Alas, much of the debate over the value of a college degree breaks down one of two ways. Either people pit the liberal arts against the sciences—”Is it a vital interest of the state to have more anthropologists?” asks Florida Gov. Rick Scott—or they plump for degrees that are thought to be more practical (e.g., business). Both are probably mistakes.

If the young people now entering our work force are going to change jobs as often as we think, the key to getting ahead will not be having one particular skill but having the ability to learn new skills. In this regard, the problem is not so much the liberal arts as the fluff that too often passes for it. In other words, though Gov. Scott is right to demand better measures of what Florida citizens are getting for their tax dollars, he’d probably be better off focusing on excellence and transparency than on suggesting specific courses of study.

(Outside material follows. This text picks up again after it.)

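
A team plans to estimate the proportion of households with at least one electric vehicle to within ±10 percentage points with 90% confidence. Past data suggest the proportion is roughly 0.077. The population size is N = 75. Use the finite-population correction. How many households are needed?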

As for the “practical” majors, New York University’s Richard Arum and the University of Virginia’s Josipa Roksa tell us they might not be as useful as once thought. In a recent work called “Academically Adrift,” these authors tracked the progress of more than 2,300 undergraduates at two dozen U.S. universities. They found that more than a third of seniors leave campus having shown no improvement in critical thinking, analytical reasoning, or written communications over four years. Worse, the majors and programs often thought most practical—education, business and communications—prove to be the least productive.

So yes, the student protesters with their iPads and iPhones may come across badly to other Americans. Yes too, even those who leave school thousands of dollars in debt will—on average—find their degrees a good investment, given the healthy lifetime earnings premium that a bachelor’s degree still commands.

Still, when it comes to what our colleges and universities are charging them for their degrees, they have a point. Too many have paid much and been taught little. They’ve been ripped off—but not by the banks or the fat cats or any of the other stock villains so unwelcome these days in Zuccotti Park.

"If these students and grads understood the real issues with their college debt," says Ms. Neal, "they would change their focus from Occupy Wall Street to Occupy the Ivory Tower."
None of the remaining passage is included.